Celebrating the Tail End of Black History Month
Here is my offering for the tail end of Black History Month:
Archie Shepp performing Mama Rose.
Who is perhaps the heaviest cat who ever swung a saxophone in the American Jazz movement? If you say John Coltrane, I will argue that you are wrong. There was and is one heavier, or at least as equally heavy, who actually “apprenticed” under and collaborated with the great Trane during the sixties. But while Coltrane ultimately soared into the heights, exploring Black spirituality, his contemporary “rival”, so to speak, dove into the depths, exploring Black pain, tragedy and core existential truths, decade after decade.

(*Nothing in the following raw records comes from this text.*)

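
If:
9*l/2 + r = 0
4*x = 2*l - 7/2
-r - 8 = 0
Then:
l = 16/9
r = -8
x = 1/72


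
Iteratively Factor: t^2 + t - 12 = (t + 4)*(t - 3)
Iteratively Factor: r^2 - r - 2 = (r + 1)*(r - 2)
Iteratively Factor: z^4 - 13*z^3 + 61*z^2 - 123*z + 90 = (z - 3)*(z^3 - 10*z^2 + 31*z - 30) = (z - 3)^2*(z^2 - 7*z + 10) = (z - 3)^2*(z - 2)*(z - 5)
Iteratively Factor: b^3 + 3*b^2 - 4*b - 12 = (b - 2)*(b^2 + 5*b + 6) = (b - 2)*(b + 2)*(b + 3)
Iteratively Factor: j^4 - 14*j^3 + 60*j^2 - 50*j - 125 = (j - 5)*(j^3 - 9*j^2 + 15*j + 25) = (j - 5)^2*(j^2 - 4*j - 5) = (j - 5)^3*(j + 1)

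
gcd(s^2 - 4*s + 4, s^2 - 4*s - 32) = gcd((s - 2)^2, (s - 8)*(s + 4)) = 1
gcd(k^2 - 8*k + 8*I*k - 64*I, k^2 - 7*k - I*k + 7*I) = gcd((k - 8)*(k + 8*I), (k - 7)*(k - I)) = 1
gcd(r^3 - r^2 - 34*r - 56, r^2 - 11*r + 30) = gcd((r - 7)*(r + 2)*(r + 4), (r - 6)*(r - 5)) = 1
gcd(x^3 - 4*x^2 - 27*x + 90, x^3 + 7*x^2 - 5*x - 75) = x^2 + 2*x - 15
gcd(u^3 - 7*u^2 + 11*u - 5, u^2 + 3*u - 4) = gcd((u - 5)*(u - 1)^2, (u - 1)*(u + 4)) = u - 1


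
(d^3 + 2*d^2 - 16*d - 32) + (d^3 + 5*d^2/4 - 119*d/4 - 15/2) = 2*d^3 + 13*d^2/4 - 183*d/4 - 79/2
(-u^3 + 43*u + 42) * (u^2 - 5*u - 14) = -u^5 + 5*u^4 + 57*u^3 - 173*u^2 - 812*u - 588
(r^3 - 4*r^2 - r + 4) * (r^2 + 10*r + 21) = r^5 + 6*r^4 - 20*r^3 - 90*r^2 + 19*r + 84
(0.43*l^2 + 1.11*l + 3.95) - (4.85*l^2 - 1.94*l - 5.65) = -4.42*l^2 + 3.05*l + 9.6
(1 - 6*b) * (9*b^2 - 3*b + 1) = -54*b^3 + 27*b^2 - 9*b + 1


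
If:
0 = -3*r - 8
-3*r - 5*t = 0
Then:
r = -8/3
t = 8/5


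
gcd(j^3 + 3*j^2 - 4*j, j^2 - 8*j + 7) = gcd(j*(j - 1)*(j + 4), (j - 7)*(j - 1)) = j - 1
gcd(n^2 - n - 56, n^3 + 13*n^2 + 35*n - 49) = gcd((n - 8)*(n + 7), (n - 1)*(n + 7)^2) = n + 7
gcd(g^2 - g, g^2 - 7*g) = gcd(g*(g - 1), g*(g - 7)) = g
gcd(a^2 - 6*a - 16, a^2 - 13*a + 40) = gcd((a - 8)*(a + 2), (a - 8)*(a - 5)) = a - 8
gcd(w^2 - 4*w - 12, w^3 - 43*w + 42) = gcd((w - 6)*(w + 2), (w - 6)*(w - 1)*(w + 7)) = w - 6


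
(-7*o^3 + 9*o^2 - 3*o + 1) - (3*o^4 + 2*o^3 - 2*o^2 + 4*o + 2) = -3*o^4 - 9*o^3 + 11*o^2 - 7*o - 1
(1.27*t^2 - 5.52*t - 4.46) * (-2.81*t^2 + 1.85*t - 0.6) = -3.5687*t^4 + 17.8607*t^3 + 1.5586*t^2 - 4.939*t + 2.676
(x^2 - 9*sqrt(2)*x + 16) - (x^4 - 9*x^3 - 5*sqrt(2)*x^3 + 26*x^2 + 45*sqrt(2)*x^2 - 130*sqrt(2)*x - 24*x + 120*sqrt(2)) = -x^4 + 5*sqrt(2)*x^3 + 9*x^3 - 45*sqrt(2)*x^2 - 25*x^2 + 24*x + 121*sqrt(2)*x - 120*sqrt(2) + 16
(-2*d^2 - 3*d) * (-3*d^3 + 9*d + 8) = 6*d^5 + 9*d^4 - 18*d^3 - 43*d^2 - 24*d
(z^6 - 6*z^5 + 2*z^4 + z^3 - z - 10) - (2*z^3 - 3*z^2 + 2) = z^6 - 6*z^5 + 2*z^4 - z^3 + 3*z^2 - z - 12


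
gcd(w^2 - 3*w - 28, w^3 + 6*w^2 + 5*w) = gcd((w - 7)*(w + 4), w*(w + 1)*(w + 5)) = 1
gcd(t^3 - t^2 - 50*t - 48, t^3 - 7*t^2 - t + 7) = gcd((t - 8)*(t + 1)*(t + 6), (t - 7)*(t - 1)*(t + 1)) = t + 1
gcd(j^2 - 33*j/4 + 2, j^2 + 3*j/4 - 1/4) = j - 1/4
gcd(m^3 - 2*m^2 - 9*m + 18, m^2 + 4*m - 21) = m - 3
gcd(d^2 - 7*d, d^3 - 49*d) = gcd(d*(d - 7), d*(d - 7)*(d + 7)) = d^2 - 7*d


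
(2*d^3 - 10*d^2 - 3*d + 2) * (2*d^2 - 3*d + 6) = 4*d^5 - 26*d^4 + 36*d^3 - 47*d^2 - 24*d + 12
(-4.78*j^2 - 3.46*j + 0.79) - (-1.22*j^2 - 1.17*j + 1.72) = -3.56*j^2 - 2.29*j - 0.93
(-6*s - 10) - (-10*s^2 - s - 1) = 10*s^2 - 5*s - 9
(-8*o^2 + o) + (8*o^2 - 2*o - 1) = -o - 1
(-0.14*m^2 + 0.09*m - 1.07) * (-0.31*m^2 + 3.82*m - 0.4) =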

I am talking about Archie Shepp, who has been infusing the American and European Jazz scene with deep, revolutionary, Speaking-Truth-to-Power energies, sounds and words since the 1960’s, and he is still alive and kicking. Poet, dramatist, musician, professor at the U of Massachusetts, Amherst, Renaissance Man period, we should listen to his music and words more, because they are empowering and raw, a voice from the wilderness of the soul and Ghetto and world spirit against the mendacity of evil in our time.
His music can be described as primordial, beyond the blues in angst and clarity when he really gets into Spoken Word performances. And he excels in improvising in the minor keys with discordant sounds. His music is often torturous but spell-binding.